- Born: 24 December 1985 (age 39) Minsk, Byelorussian SSR, USSR
- Height: 6 ft 0 in (183 cm)
- Weight: 198 lb (90 kg; 14 st 2 lb)
- Position: Left wing
- Shoots: Left
- Oberliga Nord team Former teams: ESC Moskitos Essen Iserlohn Roosters Kölner Haie Eisbären Berlin HK Gomel Düsseldorfer EG
- Playing career: 2001–present

= Alexey Dmitriev =

Belarusian-born German ice hockey player

Alexey Dmitriev (born 24 December 1985) is a Belarusian-born German professional ice hockey player currently playing for the ESC Moskitos Essen of the Oberliga Nord

==Playing career==
Dmitriev moved to Germany from Belarus as a 10-year-old with his family. His father Andrey was also a professional ice hockey player and had represented HC Dynamo Minsk in the Soviet Hockey League before the move to the German lower league team Herner EG, where also Alexey Dmitriev later began his career.

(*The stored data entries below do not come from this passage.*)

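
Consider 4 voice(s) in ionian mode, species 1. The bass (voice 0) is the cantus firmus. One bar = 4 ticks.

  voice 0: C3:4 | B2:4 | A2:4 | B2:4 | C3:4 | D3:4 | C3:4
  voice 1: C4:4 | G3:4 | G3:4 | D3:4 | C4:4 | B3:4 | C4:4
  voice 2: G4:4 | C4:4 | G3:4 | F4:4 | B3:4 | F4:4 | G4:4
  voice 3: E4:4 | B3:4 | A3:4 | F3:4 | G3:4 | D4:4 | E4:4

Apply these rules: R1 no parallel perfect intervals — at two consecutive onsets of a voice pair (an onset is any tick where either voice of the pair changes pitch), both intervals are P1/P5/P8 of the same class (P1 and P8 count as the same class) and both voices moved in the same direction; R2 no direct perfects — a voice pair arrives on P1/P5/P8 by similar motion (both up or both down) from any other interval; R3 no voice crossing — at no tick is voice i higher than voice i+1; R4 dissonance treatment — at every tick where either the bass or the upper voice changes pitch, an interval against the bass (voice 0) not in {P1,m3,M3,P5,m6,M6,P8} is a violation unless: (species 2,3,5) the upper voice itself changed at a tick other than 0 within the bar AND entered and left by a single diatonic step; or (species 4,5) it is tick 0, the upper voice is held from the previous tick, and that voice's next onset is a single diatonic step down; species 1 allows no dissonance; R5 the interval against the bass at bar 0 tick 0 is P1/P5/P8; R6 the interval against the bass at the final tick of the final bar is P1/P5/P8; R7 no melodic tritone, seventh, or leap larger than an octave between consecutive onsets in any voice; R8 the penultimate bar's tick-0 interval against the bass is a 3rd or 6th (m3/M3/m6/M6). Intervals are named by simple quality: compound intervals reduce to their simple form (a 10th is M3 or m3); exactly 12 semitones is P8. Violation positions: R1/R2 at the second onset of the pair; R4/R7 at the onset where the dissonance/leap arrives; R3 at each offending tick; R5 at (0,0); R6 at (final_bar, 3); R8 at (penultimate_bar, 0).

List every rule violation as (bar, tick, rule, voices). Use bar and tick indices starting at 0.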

Although Alexey Dmitriev found some early success in inline hockey winning the German championship with Wilhelmshaven Skating Sharks in 2000, he moved on to search for a professional ice hockey career leaving Herne in 2003 and first playing for the lower division team Moskitos Essen for two seasons and then joining the DEL team Iserlohn Roosters in 2005. After two seasons with Iserlohn and a short spell at the lower division team EV Landsberg, Dmitriev joined DEL team Kölner Haie in 2007.

After four seasons with Düsseldorfer EG, Dmitriev returned to his original DEL club, Iserlohn Roosters, on a two-year deal on March 23, 2018.